O Parecer de Orientação nº 40 da CVM oferece diretrizes sobre como a autarquia interpreta o conceito de valor mobiliário aplicado aos criptoativos. O Teste de Howey continua sendo a principal ferramenta hermenêutica para determinar se um token é um valor mobiliário. Se houver investimento de dinheiro, em um empreendimento comum, com a expectativa de lucros decorrentes do esforço de terceiros, a oferta do ativo estará sujeita às normas do mercado de capitais. O advogado deve realizar essa análise preliminar para definir qual regime jurídico incide sobre a operação do cliente.

A segregação patrimonial é outro tema de vital importância regulado pelo Banco Central. A norma busca impedir que os ativos dos clientes se confundam com o patrimônio da corretora, protegendo os investidores em caso de falência ou insolvência da prestadora de serviços. Embora a lei não tenha tornado a segregação obrigatória de forma expressa no texto final, a regulamentação infralegal tende a impor essa prática como requisito para autorização de funcionamento, alinhando o Brasil às melhores práticas internacionais.

Compliance e a Regra de Viagem (Travel Rule)

No contexto internacional, o Grupo de Ação Financeira contra a Lavagem de Dinheiro e o Financiamento do Terrorismo (GAFI/FATF) estabeleceu a chamada Travel Rule ou Regra de Viagem. Essa recomendação exige que as prestadoras de serviços de ativos virtuais obtenham, detenham e transmitam as informações de originador e beneficiário obrigatórias, de forma imediata e segura, ao realizarem transferências de ativos virtuais. A implementação dessa regra no Brasil é um dos maiores desafios operacionais e jurídicos para o setor.

A adequação à Travel Rule implica o desenvolvimento de protocolos de comunicação padronizados entre as exchanges, garantindo a interoperabilidade e a proteção de dados pessoais, em conformidade com a Lei Geral de Proteção de Dados (LGPD). O advogado especialista deve atuar na elaboração de contratos de compartilhamento de dados e na revisão dos termos de uso das plataformas, assegurando que o cumprimento das obrigações de combate à lavagem de dinheiro não viole os direitos de privacidade dos usuários.

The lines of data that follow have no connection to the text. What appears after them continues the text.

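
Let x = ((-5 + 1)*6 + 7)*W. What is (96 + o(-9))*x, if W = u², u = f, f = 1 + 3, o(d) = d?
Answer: -23664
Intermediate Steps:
f = 4
u = 4
W = 16 (W = 4² = 16)
x = -272 (x = ((-5 + 1)*6 + 7)*16 = (-4*6 + 7)*16 = (-24 + 7)*16 = -17*16 = -272)
(96 + o(-9))*x = (96 - 9)*(-272) = 87*(-272) = -23664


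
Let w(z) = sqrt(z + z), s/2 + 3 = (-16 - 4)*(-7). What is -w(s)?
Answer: -2*sqrt(137) ≈ -23.409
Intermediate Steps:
s = 274 (s = -6 + 2*((-16 - 4)*(-7)) = -6 + 2*(-20*(-7)) = -6 + 2*140 = -6 + 280 = 274)
w(z) = sqrt(2)*sqrt(z) (w(z) = sqrt(2*z) = sqrt(2)*sqrt(z))
-w(s) = -sqrt(2)*sqrt(274) = -2*sqrt(137)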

Responsabilidade Civil e Penal dos Agentes

A responsabilização dos agentes envolvidos no mercado de criptoativos não se limita à esfera penal. A responsabilidade civil decorrente de falhas na prestação do serviço, hacks, vazamento de chaves privadas ou indisponibilidade da plataforma é um campo fértil para o contencioso. A aplicação do Código de Defesa do Consumidor às relações entre investidores e exchanges é pacífica na jurisprudência, o que impõe o regime de responsabilidade objetiva e a inversão do ônus da prova em favor do consumidor.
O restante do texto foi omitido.